En effet, le renforcement de l'Etat de droit passe par la consolidation de la bonne gouvernance, c'est-à-dire, un ensemble de mesures qu'il convient de prendre afin de permettre la pleine jouissance par les populations de leurs droits et libertés, mais aussi l'accomplissement des devoirs qui leur incombent vis-à-vis de l'Etat et des autres membres de la société.

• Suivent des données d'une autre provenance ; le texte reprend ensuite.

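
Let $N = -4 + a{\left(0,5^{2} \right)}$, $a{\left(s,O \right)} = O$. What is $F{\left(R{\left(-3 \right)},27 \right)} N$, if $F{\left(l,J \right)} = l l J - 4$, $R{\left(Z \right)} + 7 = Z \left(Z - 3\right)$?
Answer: $68523$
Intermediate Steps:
$R{\left(Z \right)} = -7 + Z \left(-3 + Z\right)$ ($R{\left(Z \right)} = -7 + Z \left(Z - 3\right) = -7 + Z \left(-3 + Z\right)$)
$F{\left(l,J \right)} = -4 + J l^{2}$ ($F{\left(l,J \right)} = l^{2} J - 4 = J l^{2} - 4 = -4 + J l^{2}$)
$N = 21$ ($N = -4 + 5^{2} = -4 + 25 = 21$)
$F{\left(R{\left(-3 \right)},27 \right)} N = \left(-4 + 27 \left(-7 + \left(-3\right)^{2} - -9\right)^{2}\right) 21 = \left(-4 + 27 \left(-7 + 9 + 9\right)^{2}\right) 21 = \left(-4 + 27 \cdot 11^{2}\right) 21 = \left(-4 + 27 \cdot 121\right) 21 = \left(-4 + 3267\right) 21 = 3263 \cdot 21 = 68523$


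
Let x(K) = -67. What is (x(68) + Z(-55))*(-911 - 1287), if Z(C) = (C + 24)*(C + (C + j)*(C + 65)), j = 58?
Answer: -1556184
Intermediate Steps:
Z(C) = (24 + C)*(C + (58 + C)*(65 + C)) (Z(C) = (C + 24)*(C + (C + 58)*(C + 65)) = (24 + C)*(C + (58 + C)*(65 + C)))
(x(68) + Z(-55))*(-911 - 1287) = (-67 + (90480 + (-55)³ + 148*(-55)² + 6746*(-55)))*(-911 - 1287) = (-67 + (90480 - 166375 + 148*3025 - 371030))*(-2198) = (-67 + (90480 - 166375 + 447700 - 371030))*(-2198) = (-67 + 775)*(-2198) = 708*(-2198) = -1556184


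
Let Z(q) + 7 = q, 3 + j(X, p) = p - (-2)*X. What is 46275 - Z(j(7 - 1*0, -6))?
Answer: 46277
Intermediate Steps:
j(X, p) = -3 + p + 2*X (j(X, p) = -3 + (p - (-2)*X) = -3 + (p + 2*X) = -3 + p + 2*X)
Z(q) = -7 + q
46275 - Z(j(7 - 1*0, -6)) = 46275 - (-7 + (-3 - 6 + 2*(7 - 1*0))) = 46275 - (-7 + (-3 - 6 + 2*(7 + 0))) = 46275 - (-7 + (-3 - 6 + 2*7)) = 46275 - (-7 + (-3 - 6 + 14)) = 46275 - (-7 + 5) = 46275 - 1*(-2) = 46275 + 2 = 46277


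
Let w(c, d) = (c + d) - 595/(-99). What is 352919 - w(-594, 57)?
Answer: 34991549/99 ≈ 3.5345e+5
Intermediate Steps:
w(c, d) = 595/99 + c + d (w(c, d) = (c + d) - 595*(-1/99) = (c + d) + 595/99 = 595/99 + c + d)
352919 - w(-594, 57) = 352919 - (595/99 - 594 + 57) = 352919 - 1*(-52568/99) = 352919 + 52568/99 = 34991549/99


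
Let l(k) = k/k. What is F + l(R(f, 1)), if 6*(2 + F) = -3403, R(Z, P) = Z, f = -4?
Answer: -3409/6 ≈ -568.17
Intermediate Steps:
l(k) = 1
F = -3415/6 (F = -2 + (1/6)*(-3403) = -2 - 3403/6 = -3415/6 ≈ -569.17)
F + l(R(f, 1)) = -3415/6 + 1 = -3409/6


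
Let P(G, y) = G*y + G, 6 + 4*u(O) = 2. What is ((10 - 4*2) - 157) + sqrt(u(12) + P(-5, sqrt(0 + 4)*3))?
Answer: -155 + 6*I ≈ -155.0 + 6.0*I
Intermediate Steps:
u(O) = -1 (u(O) = -3/2 + (1/4)*2 = -3/2 + 1/2 = -1)
P(G, y) = G + G*y
((10 - 4*2) - 157) + sqrt(u(12) + P(-5, sqrt(0 + 4)*3)) = ((10 - 4*2) - 157) + sqrt(-1 - 5*(1 + sqrt(0 + 4)*3)) = ((10 - 8) - 157) + sqrt(-1 - 5*(1 + sqrt(4)*3)) = (2 - 157) + sqrt(-1 - 5*(1 + 2*3)) = -155 + sqrt(-1 - 5*(1 + 6)) = -155 + sqrt(-1 - 5*7) = -155 + sqrt(-1 - 35) = -155 + sqrt(-36) = -155 + 6*I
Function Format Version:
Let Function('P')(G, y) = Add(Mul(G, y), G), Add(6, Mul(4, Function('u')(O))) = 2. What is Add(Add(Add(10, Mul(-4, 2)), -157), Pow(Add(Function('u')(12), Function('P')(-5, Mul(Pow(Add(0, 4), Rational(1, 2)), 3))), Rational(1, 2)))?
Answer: Add(-155, Mul(6, I)) ≈ Add(-155.00, Mul(6.0000, I))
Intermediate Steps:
Function('u')(O) = -1 (Function('u')(O) = Add(Rational(-3, 2), Mul(Rational(1, 4), 2)) = Add(Rational(-3, 2), Rational(1, 2)) = -1)
Function('P')(G, y) = Add(G, Mul(G, y))
Add(Add(Add(10, Mul(-4, 2)), -157), Pow(Add(Function('u')(12), Function('P')(-5, Mul(Pow(Add(0, 4), Rational(1, 2)), 3))), Rational(1, 2))) = Add(Add(Add(10, Mul(-4, 2)), -157), Pow(Add(-1, Mul(-5, Add(1, Mul(Pow(Add(0, 4), Rational(1, 2)), 3)))), Rational(1, 2))) = Add(Add(Add(10, -8), -157), Pow(Add(-1, Mul(-5, Add(1, Mul(Pow(4, Rational(1, 2)), 3)))), Rational(1, 2))) = Add(Add(2, -157), Pow(Add(-1, Mul(-5, Add(1, Mul(2, 3)))), Rational(1, 2))) = Add(-155, Pow(Add(-1, Mul(-5, Add(1, 6))), Rational(1, 2))) = Add(-155, Pow(Add(-1, Mul(-5, 7)), Rational(1, 2))) = Add(-155, Pow(Add(-1, -35), Rational(1, 2))) = Add(-155, Pow(-36, Rational(1, 2))) = Add(-155, Mul(6, I))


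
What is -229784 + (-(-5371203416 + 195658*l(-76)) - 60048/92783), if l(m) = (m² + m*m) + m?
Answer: 290002769645944/92783 ≈ 3.1256e+9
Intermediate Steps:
l(m) = m + 2*m² (l(m) = (m² + m²) + m = 2*m² + m = m + 2*m²)
-229784 + (-(-5371203416 + 195658*l(-76)) - 60048/92783) = -229784 + (-(-5371203416 - 14870008*(1 + 2*(-76))) - 60048/92783) = -229784 + (-(-5371203416 - 14870008*(1 - 152)) - 60048*1/92783) = -229784 + (-195658/(1/(-27452 - 76*(-151))) - 60048/92783) = -229784 + (-195658/(1/(-27452 + 11476)) - 60048/92783) = -229784 + (-195658/(1/(-15976)) - 60048/92783) = -229784 + (-195658/(-1/15976) - 60048/92783) = -229784 + (-195658*(-15976) - 60048/92783) = -229784 + (3125832208 - 60048/92783) = -229784 + 290024089694816/92783 = 290002769645944/92783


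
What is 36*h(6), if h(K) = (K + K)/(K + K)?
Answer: 36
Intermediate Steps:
h(K) = 1 (h(K) = (2*K)/((2*K)) = (2*K)*(1/(2*K)) = 1)
36*h(6) = 36*1 = 36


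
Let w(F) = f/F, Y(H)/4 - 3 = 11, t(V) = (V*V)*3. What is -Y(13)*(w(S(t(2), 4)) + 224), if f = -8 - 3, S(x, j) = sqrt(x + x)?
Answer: -12544 + 154*sqrt(6)/3 ≈ -12418.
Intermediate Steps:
t(V) = 3*V**2 (t(V) = V**2*3 = 3*V**2)
S(x, j) = sqrt(2)*sqrt(x) (S(x, j) = sqrt(2*x) = sqrt(2)*sqrt(x))
f = -11
Y(H) = 56 (Y(H) = 12 + 4*11 = 12 + 44 = 56)
w(F) = -11/F
-Y(13)*(w(S(t(2), 4)) + 224) = -56*(-11*sqrt(6)/12 + 224) = -56*(224 - 11*sqrt(6)/12) = -(12544 - 154*sqrt(6)/3) = -12544 + 154*sqrt(6)/3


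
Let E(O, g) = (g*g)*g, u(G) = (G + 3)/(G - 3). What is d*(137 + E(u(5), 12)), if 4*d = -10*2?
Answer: -9325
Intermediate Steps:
d = -5 (d = (-10*2)/4 = (¼)*(-20) = -5)
u(G) = (3 + G)/(-3 + G)
E(O, g) = g³ (E(O, g) = g²*g = g³)
d*(137 + E(u(5), 12)) = -5*(137 + 12³) = -5*(137 + 1728) = -5*1865 = -9325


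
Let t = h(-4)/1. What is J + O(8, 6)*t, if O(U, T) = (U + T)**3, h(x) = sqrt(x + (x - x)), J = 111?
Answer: 111 + 5488*I ≈ 111.0 + 5488.0*I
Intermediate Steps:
h(x) = sqrt(x) (h(x) = sqrt(x + 0) = sqrt(x))
O(U, T) = (T + U)**3
t = 2*I (t = sqrt(-4)/1 = (2*I)*1 = 2*I ≈ 2.0*I)
J + O(8, 6)*t = 111 + (6 + 8)**3*(2*I) = 111 + 14**3*(2*I) = 111 + 2744*(2*I) = 111 + 5488*I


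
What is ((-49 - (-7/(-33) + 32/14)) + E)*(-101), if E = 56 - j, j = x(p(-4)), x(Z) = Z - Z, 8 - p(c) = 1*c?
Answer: -105040/231 ≈ -454.72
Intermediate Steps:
p(c) = 8 - c
x(Z) = 0
j = 0
E = 56 (E = 56 - 1*0 = 56 + 0 = 56)
((-49 - (-7/(-33) + 32/14)) + E)*(-101) = ((-49 - (-7/(-33) + 32/14)) + 56)*(-101) = ((-49 - (-7*(-1/33) + 32*(1/14))) + 56)*(-101) = ((-49 - (7/33 + 16/7)) + 56)*(-101) = ((-49 - 1*577/231) + 56)*(-101) = ((-49 - 577/231) + 56)*(-101) = (-11896/231 + 56)*(-101) = (1040/231)*(-101) = -105040/231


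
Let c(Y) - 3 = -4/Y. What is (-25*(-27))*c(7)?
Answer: 11475/7 ≈ 1639.3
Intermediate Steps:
c(Y) = 3 - 4/Y
(-25*(-27))*c(7) = (-25*(-27))*(3 - 4/7) = 675*(3 - 4*⅐) = 675*(3 - 4/7) = 675*(17/7) = 11475/7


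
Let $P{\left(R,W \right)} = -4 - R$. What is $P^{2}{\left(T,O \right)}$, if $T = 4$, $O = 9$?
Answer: $64$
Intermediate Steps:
$P^{2}{\left(T,O \right)} = \left(-4 - 4\right)^{2} = \left(-8\right)^{2} = 64$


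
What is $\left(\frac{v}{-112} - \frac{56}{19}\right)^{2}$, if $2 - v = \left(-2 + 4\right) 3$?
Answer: $\frac{2399401}{283024} \approx 8.4777$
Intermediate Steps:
$v = -4$ ($v = 2 - \left(-2 + 4\right) 3 = 2 - 2 \cdot 3 = 2 - 6 = -4$)
$\left(\frac{v}{-112} - \frac{56}{19}\right)^{2} = \left(- \frac{4}{-112} - \frac{56}{19}\right)^{2} = \left(\left(-4\right) \left(- \frac{1}{112}\right) - \frac{56}{19}\right)^{2} = \left(\frac{1}{28} - \frac{56}{19}\right)^{2} = \left(- \frac{1549}{532}\right)^{2} = \frac{2399401}{283024}$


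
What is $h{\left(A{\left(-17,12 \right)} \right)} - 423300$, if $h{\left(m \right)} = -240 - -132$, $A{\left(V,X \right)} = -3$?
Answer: $-423408$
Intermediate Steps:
$h{\left(m \right)} = -108$ ($h{\left(m \right)} = -240 + 132 = -108$)
$h{\left(A{\left(-17,12 \right)} \right)} - 423300 = -108 - 423300 = -423408$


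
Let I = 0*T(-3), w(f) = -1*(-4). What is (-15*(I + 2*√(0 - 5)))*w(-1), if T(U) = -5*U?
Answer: -120*I*√5 ≈ -268.33*I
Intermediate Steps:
w(f) = 4
I = 0 (I = 0*(-5*(-3)) = 0*15 = 0)
(-15*(I + 2*√(0 - 5)))*w(-1) = -15*(0 + 2*√(0 - 5))*4 = -15*(0 + 2*√(-5))*4 = -15*(0 + 2*(I*√5))*4 = -15*(0 + 2*I*√5)*4 = -30*I*√5*4 = -120*I*√5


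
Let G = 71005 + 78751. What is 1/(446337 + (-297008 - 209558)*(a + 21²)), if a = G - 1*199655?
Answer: 1/25054187565 ≈ 3.9913e-11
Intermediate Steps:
G = 149756
a = -49899 (a = 149756 - 1*199655 = 149756 - 199655 = -49899)
1/(446337 + (-297008 - 209558)*(a + 21²)) = 1/(446337 + (-297008 - 209558)*(-49899 + 21²)) = 1/(446337 - 506566*(-49899 + 441)) = 1/(446337 - 506566*(-49458)) = 1/(446337 + 25053741228) = 1/25054187565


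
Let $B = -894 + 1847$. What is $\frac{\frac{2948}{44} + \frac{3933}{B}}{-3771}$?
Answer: $- \frac{67784}{3593763} \approx -0.018862$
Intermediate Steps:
$B = 953$
$\frac{\frac{2948}{44} + \frac{3933}{B}}{-3771} = \frac{\frac{2948}{44} + \frac{3933}{953}}{-3771} = \left(2948 \cdot \frac{1}{44} + 3933 \cdot \frac{1}{953}\right) \left(- \frac{1}{3771}\right) = \left(67 + \frac{3933}{953}\right) \left(- \frac{1}{3771}\right) = \frac{67784}{953} \left(- \frac{1}{3771}\right) = - \frac{67784}{3593763}$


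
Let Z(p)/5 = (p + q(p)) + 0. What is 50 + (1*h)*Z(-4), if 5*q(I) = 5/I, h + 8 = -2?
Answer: 525/2 ≈ 262.50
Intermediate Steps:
h = -10 (h = -8 - 2 = -10)
q(I) = 1/I (q(I) = (5/I)/5 = 1/I)
Z(p) = 5*p + 5/p (Z(p) = 5*((p + 1/p) + 0) = 5*(p + 1/p) = 5*p + 5/p)
50 + (1*h)*Z(-4) = 50 + (1*(-10))*(5*(-4) + 5/(-4)) = 50 - 10*(-20 + 5*(-1/4)) = 50 - 10*(-20 - 5/4) = 50 - 10*(-85/4) = 50 + 425/2 = 525/2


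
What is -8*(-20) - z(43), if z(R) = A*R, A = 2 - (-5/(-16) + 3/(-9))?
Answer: 3509/48 ≈ 73.104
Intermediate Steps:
A = 97/48 (A = 2 - (-5*(-1/16) + 3*(-⅑)) = 2 - (5/16 - ⅓) = 2 - 1*(-1/48) = 2 + 1/48 = 97/48 ≈ 2.0208)
z(R) = 97*R/48
-8*(-20) - z(43) = -8*(-20) - 97*43/48 = 160 - 1*4171/48 = 160 - 4171/48 = 3509/48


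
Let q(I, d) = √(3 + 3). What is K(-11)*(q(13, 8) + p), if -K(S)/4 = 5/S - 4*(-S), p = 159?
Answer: 311004/11 + 1956*√6/11 ≈ 28709.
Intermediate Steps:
q(I, d) = √6
K(S) = -20/S - 16*S (K(S) = -4*(5/S - 4*(-S)) = -4*(5/S - (-4)*S) = -4*(5/S + 4*S) = -4*(4*S + 5/S) = -20/S - 16*S)
K(-11)*(q(13, 8) + p) = (-20/(-11) - 16*(-11))*(√6 + 159) = (-20*(-1/11) + 176)*(159 + √6) = (20/11 + 176)*(159 + √6) = 1956*(159 + √6)/11 = 311004/11 + 1956*√6/11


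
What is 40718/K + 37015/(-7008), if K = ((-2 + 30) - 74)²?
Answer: 51757001/3707232 ≈ 13.961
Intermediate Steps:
K = 2116 (K = (28 - 74)² = (-46)² = 2116)
40718/K + 37015/(-7008) = 40718/2116 + 37015/(-7008) = 40718*(1/2116) + 37015*(-1/7008) = 20359/1058 - 37015/7008 = 51757001/3707232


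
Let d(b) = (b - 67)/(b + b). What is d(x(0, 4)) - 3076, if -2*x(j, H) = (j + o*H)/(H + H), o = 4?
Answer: -3042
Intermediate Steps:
x(j, H) = -(j + 4*H)/(4*H) (x(j, H) = -(j + 4*H)/(2*(H + H)) = -(j + 4*H)/(2*(2*H)) = -(j + 4*H)*1/(2*H)/2 = -(j + 4*H)/(4*H))
d(b) = (-67 + b)/(2*b) (d(b) = (-67 + b)/((2*b)) = (-67 + b)*(1/(2*b)) = (-67 + b)/(2*b))
d(x(0, 4)) - 3076 = (-67 + (-1*4 - ¼*0)/4)/(2*(((-1*4 - ¼*0)/4))) - 3076 = (-67 + (-4 + 0)/4)/(2*(((-4 + 0)/4))) - 3076 = (-67 + (¼)*(-4))/(2*(((¼)*(-4)))) - 3076 = (½)*(-67 - 1)/(-1) - 3076 = (½)*(-1)*(-68) - 3076 = 34 - 3076 = -3042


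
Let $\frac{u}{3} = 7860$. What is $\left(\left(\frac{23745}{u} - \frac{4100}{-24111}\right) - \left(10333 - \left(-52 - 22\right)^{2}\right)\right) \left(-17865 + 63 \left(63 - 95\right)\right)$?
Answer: $\frac{2883415388119}{29868} \approx 9.6539 \cdot 10^{7}$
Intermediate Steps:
$u = 23580$ ($u = 3 \cdot 7860 = 23580$)
$\left(\left(\frac{23745}{u} - \frac{4100}{-24111}\right) - \left(10333 - \left(-52 - 22\right)^{2}\right)\right) \left(-17865 + 63 \left(63 - 95\right)\right) = \left(\left(\frac{23745}{23580} - \frac{4100}{-24111}\right) - \left(10333 - \left(-52 - 22\right)^{2}\right)\right) \left(-17865 + 63 \left(63 - 95\right)\right) = \left(\left(23745 \cdot \frac{1}{23580} - - \frac{4100}{24111}\right) - \left(10333 - \left(-74\right)^{2}\right)\right) \left(-17865 + 63 \left(-32\right)\right) = \left(\left(\frac{1583}{1572} + \frac{4100}{24111}\right) + \left(5476 - 10333\right)\right) \left(-17865 - 2016\right) = \left(\frac{14870971}{12634164} - 4857\right) \left(-19881\right) = \left(- \frac{61349263577}{12634164}\right) \left(-19881\right) = \frac{2883415388119}{29868}$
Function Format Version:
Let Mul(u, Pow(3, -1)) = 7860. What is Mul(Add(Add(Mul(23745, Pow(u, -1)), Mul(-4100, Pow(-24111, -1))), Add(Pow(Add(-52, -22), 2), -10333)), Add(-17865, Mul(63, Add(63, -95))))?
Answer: Rational(2883415388119, 29868) ≈ 9.6539e+7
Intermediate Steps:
u = 23580 (u = Mul(3, 7860) = 23580)
Mul(Add(Add(Mul(23745, Pow(u, -1)), Mul(-4100, Pow(-24111, -1))), Add(Pow(Add(-52, -22), 2), -10333)), Add(-17865, Mul(63, Add(63, -95)))) = Mul(Add(Add(Mul(23745, Pow(23580, -1)), Mul(-4100, Pow(-24111, -1))), Add(Pow(Add(-52, -22), 2), -10333)), Add(-17865, Mul(63, Add(63, -95)))) = Mul(Add(Add(Mul(23745, Rational(1, 23580)), Mul(-4100, Rational(-1, 24111))), Add(Pow(-74, 2), -10333)), Add(-17865, Mul(63, -32))) = Mul(Add(Add(Rational(1583, 1572), Rational(4100, 24111)), Add(5476, -10333)), Add(-17865, -2016)) = Mul(Add(Rational(14870971, 12634164), -4857), -19881) = Mul(Rational(-61349263577, 12634164), -19881) = Rational(2883415388119, 29868)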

Les choses vues sous cet angle, il devient alors aujourd'hui impératif de parachever le processus de mise en place des nouvelles institutions créées par la Constitution de 1996. En effet, treize ans après son entrée en vigueur, force est de constater que certaines de ces institutions restent toujours lettre morte. C'est notamment le cas du Sénat dans le cadre de l'instauration d'un parlement bicaméral, le conseil constitutionnel Il faut tout de même, en passant, louer la mise en service des Régions et de la Chambre des comptes de la Cour suprême
N'empêche que des observateurs avertis estiment qu'il est impérieux de poursuivre la lutte acharnée contre la corruption en vue d'assainir et de moraliser les comportements, de poursuivre par des sanctions exemplaires la lutte contre les responsables des atteintes à la fortune publique et aux droits et libertés fondamentaux.
Il faudra également restaurer le culte du mérite, de l'effort et de la compétence, comme critères exclusifs des promotions et nominations dans l'administration publique, rétablir la neutralité de l'appareil administratif dont les hauts responsables ont tendance à se mettre au service d'un corporatisme politique. Sans toutefois négliger la mise en oeuvre de la réforme de l'institution judiciaire, afin qu'elle devienne toujours plus indépendante, proche du justiciable, garante de l'Etat de droit, de la sécurité juridique et judiciaire des populations ainsi que des investisseurs et de leurs biens.